After years of almost continuous growth, they reached HUF 3.3 billion in revenues in 2018, which they expect to level up with double-digit growth to HUF 3.8 billion this year, says CFO Csaba Tarpataki. One of their best years was during the 2008 financial crisis, in 2008, when they tripled their turnover—because the crisis kicked off a wave of robotisation in Hungary. Less orders meant that factories had to lay off many employees and they also realised that with robots, all they had to do is switch them off. The current labour shortage still presents a serious obstacle to the development of many companies, meaning that with regards to robotisation, the sky is the limit. Moreover, technological development does not steal jobs, but merely replaces the nonexistent workforce, said István Mészáros.
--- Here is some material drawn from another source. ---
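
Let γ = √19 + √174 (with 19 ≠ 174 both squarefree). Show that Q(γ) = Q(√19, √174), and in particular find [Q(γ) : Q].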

Since most young professionals graduating from university lack the necessary practical skills to handle high-value robots, the company starts by training new hires before they can work with their technology. An obvious area was offering training to “outsiders”. There is a great need for it, because robot programming is not something that you can learn from a textbook, and there are few opportunities in Hungary to learn the relevant practical skills. An additional difficulty is that manufacturers use different programming languages. They regularly organise robot-programming courses which are open to companies and, owing to the increasing interest, to individuals as well. Their Budapest training centre has been running for two years, and hundreds have completed its Robot-X trainings.
In addition to the trainings, their internship and mentoring programmes are also extremely important to them, underlined Nikolett Kis, Marketing Manager. They have been supporting Hungary’s biggest PLC-programming student competition for years and are open to cooperating with educational institutions of various levels. They also support local initiatives and are involved in the organisation of the village fair in Sződ, running competitions for children, and blood drives. Moreover, they also organise presentations and school field trip visits to their manufacturing facilities. In addition to organising industrial automation workshops, they also pay special attention to in-house knowledge sharing. The best examples for this are the project-closing events to present the various phases required to make certain equipment, along with the main challenges encountered and how these were solved at the end of each project. These events are popular among staff, because they can learn about the entire project process, that is, how an idea becomes a complete robotic cell, said the marketing manager.
Just like the industry’s, Robot-X’s future is also bright: they want to expand, physically as well. Their medium-term plans include building a new site, because the relatively big distances between their functional units make communications difficult. They want to have these units at the same place to make their processes more efficient. Their ambitions are well illustrated by their current search for an easily expandable location, because they have outgrown their current site in a few years. Given the pace of technological development, it is also quite possible that Robot-X robots will help build the new plant.